Reviving the Invisible Hand
Deepak Lal, Princeton University Press, 2006, 320 pages, £29.50, (Paper £18.95).
Professor Deepak Lal’s new book, Reviving the Invisible Hand is a superb exposition of the case for global free markets. It is also a passionate plea for the continuance of global conditions that have for the first time given the promise of general emergence from poverty in his native India, together, of course, with China. These two countries, which held most of the world’s poor in 1980, have enjoyed spectacular success in the past 25 years, growing at average annual rates of 6 per cent and 9 per cent, respectively. This book should be compulsory reading in economics, social sciences, politics, and probably philosophy curricula in univer-sities.
The breadth and depth of Lal’s historical account of the emergence of free-market economics is impressive, culminating in the first ‘Liberal International Economic Order’ (LIEO) under the leadership of the British Empire from the repeal of the Corn Laws in 1846 to 1914. The United States, after failing to take up the baton of free trade in the 1920s and (especially) during the Depression, has presided over the second LIEO since the Second World War, this in turn spreading to Developing Asia, with the Tigers imitating Japan, then the death of Mao; lastly the discrediting of the Nehru dynasty and its economic policies, and then its overseas affiliation with the defunct Soviet Union. His account of the history and strengths of liberal capitalism, and its achievement in securing undreamed-of wealth for the major part of the populations where it holds sway, is the heart of the book.

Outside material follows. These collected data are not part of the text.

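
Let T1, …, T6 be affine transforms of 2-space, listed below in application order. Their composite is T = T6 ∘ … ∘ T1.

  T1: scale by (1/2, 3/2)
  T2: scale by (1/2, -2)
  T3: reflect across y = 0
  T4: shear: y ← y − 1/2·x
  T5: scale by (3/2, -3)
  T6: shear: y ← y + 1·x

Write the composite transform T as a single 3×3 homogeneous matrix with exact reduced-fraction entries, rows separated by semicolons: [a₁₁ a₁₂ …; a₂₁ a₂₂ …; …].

T = [3/8 0 0; 3/4 -9 0; 0 0 1]

T1 = [1/2 0 0; 0 3/2 0; 0 0 1]
T2·T1 = [1/4 0 0; 0 -3 0; 0 0 1]
T3·…·T1 = [1/4 0 0; 0 3 0; 0 0 1]
T4·…·T1 = [1/4 0 0; -1/8 3 0; 0 0 1]
T5·…·T1 = [3/8 0 0; 3/8 -9 0; 0 0 1]
T6·…·T1 = [3/8 0 0; 3/4 -9 0; 0 0 1]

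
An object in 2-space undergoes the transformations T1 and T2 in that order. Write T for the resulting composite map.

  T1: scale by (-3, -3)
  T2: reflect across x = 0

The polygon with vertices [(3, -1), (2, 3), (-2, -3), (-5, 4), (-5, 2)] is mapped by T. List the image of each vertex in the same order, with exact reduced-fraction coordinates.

T1 scale by (-3, -3): (3, -1) → (-9, 3); (2, 3) → (-6, -9); (-2, -3) → (6, 9); (-5, 4) → (15, -12); (-5, 2) → (15, -6)
T2 reflect across x = 0: (-9, 3) → (9, 3); (-6, -9) → (6, -9); (6, 9) → (-6, 9); (15, -12) → (-15, -12); (15, -6) → (-15, -6)

image vertices: (9, 3), (6, -9), (-6, 9), (-15, -12), (-15, -6)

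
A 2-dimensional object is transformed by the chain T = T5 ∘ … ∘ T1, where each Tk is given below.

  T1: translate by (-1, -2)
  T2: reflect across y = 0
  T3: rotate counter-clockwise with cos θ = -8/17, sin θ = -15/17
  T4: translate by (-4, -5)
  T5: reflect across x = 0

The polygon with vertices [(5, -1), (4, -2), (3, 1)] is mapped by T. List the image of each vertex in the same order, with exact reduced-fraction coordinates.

T1 translate by (-1, -2): (5, -1) → (4, -3); (4, -2) → (3, -4); (3, 1) → (2, -1)
T2 reflect across y = 0: (4, -3) → (4, 3); (3, -4) → (3, 4); (2, -1) → (2, 1)
T3 rotate counter-clockwise with cos θ = -8/17, sin θ = -15/17: (4, 3) → (13/17, -84/17); (3, 4) → (36/17, -77/17); (2, 1) → (-1/17, -38/17)
T4 translate by (-4, -5): (13/17, -84/17) → (-55/17, -169/17); (36/17, -77/17) → (-32/17, -162/17); (-1/17, -38/17) → (-69/17, -123/17)
T5 reflect across x = 0: (-55/17, -169/17) → (55/17, -169/17); (-32/17, -162/17) → (32/17, -162/17); (-69/17, -123/17) → (69/17, -123/17)

image vertices: (55/17, -169/17), (32/17, -162/17), (69/17, -123/17)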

Lal explicitly directs his book to the ‘general reader’: its language is accessible to the interested and intelligent non-expert. 70 out of 300 pages devoted to footnotes and bibliography may have been necessary to streamline the main text, but he does his cause no favours in two related substantive respects. A key issue in free-market development is the distribution of income. Lal demonstrates convincingly that the world distribution of income has improved since China and India were opened up in 1980. He accepts that inequality has increased within key countries, notably China and the US (but not India).

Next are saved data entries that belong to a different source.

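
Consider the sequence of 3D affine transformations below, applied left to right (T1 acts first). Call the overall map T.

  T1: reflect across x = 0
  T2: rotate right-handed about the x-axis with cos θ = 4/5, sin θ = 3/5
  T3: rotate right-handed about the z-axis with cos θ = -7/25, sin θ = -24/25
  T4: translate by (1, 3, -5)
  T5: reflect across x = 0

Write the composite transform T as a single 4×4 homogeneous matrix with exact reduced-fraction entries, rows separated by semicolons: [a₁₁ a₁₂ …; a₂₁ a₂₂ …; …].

T1 = [-1 0 0 0; 0 1 0 0; 0 0 1 0; 0 0 0 1]
T2·T1 = [-1 0 0 0; 0 4/5 -3/5 0; 0 3/5 4/5 0; 0 0 0 1]
T3·…·T1 = [7/25 96/125 -72/125 0; 24/25 -28/125 21/125 0; 0 3/5 4/5 0; 0 0 0 1]
T4·…·T1 = [7/25 96/125 -72/125 1; 24/25 -28/125 21/125 3; 0 3/5 4/5 -5; 0 0 0 1]
T5·…·T1 = [-7/25 -96/125 72/125 -1; 24/25 -28/125 21/125 3; 0 3/5 4/5 -5; 0 0 0 1]

T = [-7/25 -96/125 72/125 -1; 24/25 -28/125 21/125 3; 0 3/5 4/5 -5; 0 0 0 1]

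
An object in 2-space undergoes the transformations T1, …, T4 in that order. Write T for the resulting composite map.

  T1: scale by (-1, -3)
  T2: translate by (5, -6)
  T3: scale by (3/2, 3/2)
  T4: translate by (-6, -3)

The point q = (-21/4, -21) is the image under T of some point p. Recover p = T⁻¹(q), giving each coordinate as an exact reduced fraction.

p = (9/2, 2)

T1 = [-1 0 0; 0 -3 0; 0 0 1]
T2·T1 = [-1 0 5; 0 -3 -6; 0 0 1]
T3·…·T1 = [-3/2 0 15/2; 0 -9/2 -9; 0 0 1]
T4·…·T1 = [-3/2 0 3/2; 0 -9/2 -12; 0 0 1]
det M = 27/4; M⁻¹ = [-2/3 0 1; 0 -2/9 -8/3; 0 0 1]
M⁻¹ · (-21/4, -21)ᵀ = (9/2, 2)ᵀ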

While the world distribution of income must be the dominant criterion, ameliorating inequalities within key countries must play a role in the free-market argument. Yet Lal favours ‘flat taxes’ and appears sceptical of redistributive measures. And it does not help when he brushes off the ‘seeming evils’ of the original breakthrough into industrialisation in Britain. Even accepting his contention that the real income of the poor increased marginally in the first 50 years of the new era (1780-1830) it clearly went down relative to the rich, and was accompanied by atrocious conditions: average life expectancy, blighted by cholera, etc, of (eg) 17 years in Bolton in the 1820s, and numbers in the 20s in much of the industrial north of England. Without doubt, the total quality of life of the poor in England was worsened, compared with life on the land before the 18th century enclosures. And this was not a short-run matter by the Keynesian criterion, 50 years being two lifetimes.

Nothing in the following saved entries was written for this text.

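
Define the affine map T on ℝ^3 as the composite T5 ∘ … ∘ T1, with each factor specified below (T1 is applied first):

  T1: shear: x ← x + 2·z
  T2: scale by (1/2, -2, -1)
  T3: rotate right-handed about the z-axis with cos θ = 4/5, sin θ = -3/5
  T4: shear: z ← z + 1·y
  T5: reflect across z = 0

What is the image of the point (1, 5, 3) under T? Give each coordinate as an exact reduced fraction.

T1 shear: x ← x + 2·z: (1, 5, 3) → (7, 5, 3)
T2 scale by (1/2, -2, -1): (7, 5, 3) → (7/2, -10, -3)
T3 rotate right-handed about the z-axis with cos θ = 4/5, sin θ = -3/5: (7/2, -10, -3) → (-16/5, -101/10, -3)
T4 shear: z ← z + 1·y: (-16/5, -101/10, -3) → (-16/5, -101/10, -131/10)
T5 reflect across z = 0: (-16/5, -101/10, -131/10) → (-16/5, -101/10, 131/10)

T(p) = (-16/5, -101/10, 131/10)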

Also ungenerously, Lal cannot resist impugning the motivation, not only (and rightly) of predatory African (and other) governments, but also of the bureaucratic and politically-motivated leadership of the numerous NGOs that infest the world scene with opposition to global free markets. His attack on the Greens and the rest is splendid, and well deserved. But he should acknowledge that they, like he, do in many cases actually have ideals, even if they are wrong.